Effects of the ABC intervention on foster children's receptive vocabulary: Follow-up results from a randomized clinical trial

Date de publication: 

Bernard, K., Lee, A. H., & Dozier, M. (2017). Effects of the ABC intervention on foster children's receptive vocabulary: Follow-up results from a randomized clinical trial. Child Maltreatment, 22(2), 174-179.

Revu par: 
Nico Trocmé

Children with a history of maltreatment or maltreatment related adversities are at high risk of cognitive, social and emotional delays. The Attachment and Biobehavioral Catch-up (ABC) is a 10-session intervention developed by one of the authors, Mary Dozier, to enhance sensitive caregiving for child welfare involved parents.  Using structured activities and video feedback, coaches help parents learn how to (1) follow the child’s lead, (2) provide nurturance in response to distress, and (3) avoid overly intrusive responses. The efficacy of ABC has been shown in previous randomized controlled trials to improve attachment and executive functioning.  This study extends these results by examining the impact of ABC on early language development, an important indicator of school readiness.
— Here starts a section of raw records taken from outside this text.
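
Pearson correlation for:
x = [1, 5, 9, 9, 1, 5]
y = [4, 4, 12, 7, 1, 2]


n=6, Σx=30, Σy=30, Σxy=206, Σx²=214, Σy²=230
r = (6×206 - 30×30)/√((6×214 - 30²)(6×230 - 30²))
= 336/√(384×480) = 336/√184320 ≈ 336/429.3251 ≈ 0.7826

r ≈ 0.7826


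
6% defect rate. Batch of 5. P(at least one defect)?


P(all good) = (47/50)^5 = 229345007/312500000
P(≥1 defect) = 83154993/312500000

P = 83154993/312500000 ≈ 26.61%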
Fifty-two infants who had been placed in foster care were randomly assigned to either the ABC intervention or a control intervention, a Development Education for Families (DEF) program that did not target parent sensitivity. At the two-year follow-up time, half of the children had been adopted, 10 were in non-relative foster care, 8 in kinship care and 9 were living with their birth parent.  Using the Peabody Picture Vocabulary Test to measure receptive language, the study found that infants who received the ABC intervention scored significantly higher at age 36 months than infants who received the DEF control intervention. These results provide further evidence of the importance of providing caregivers of maltreated children with structured evidence-based interventions targeting parental responsiveness.

Notes méthodologiques: 

This is a well-designed randomized controlled trial conducted in the United States by the research group that developed the ABC intervention. The use of a control intervention minimizes the risk of a placebo effect and provides further evidence of the importance of targeting parental responsiveness with this population.  The major draw back with this study, however, is that it is limited to 22.5% of the original sample; the remaining 77.5% were not available for the 2-year follow-up assessment.  The follow-up group appears to have been an atypically stable group, with half having been adopted, and two-thirds having experienced one stable out-of-home placement. As a result, while very promising, the findings cannot be generalized to all infants in foster care.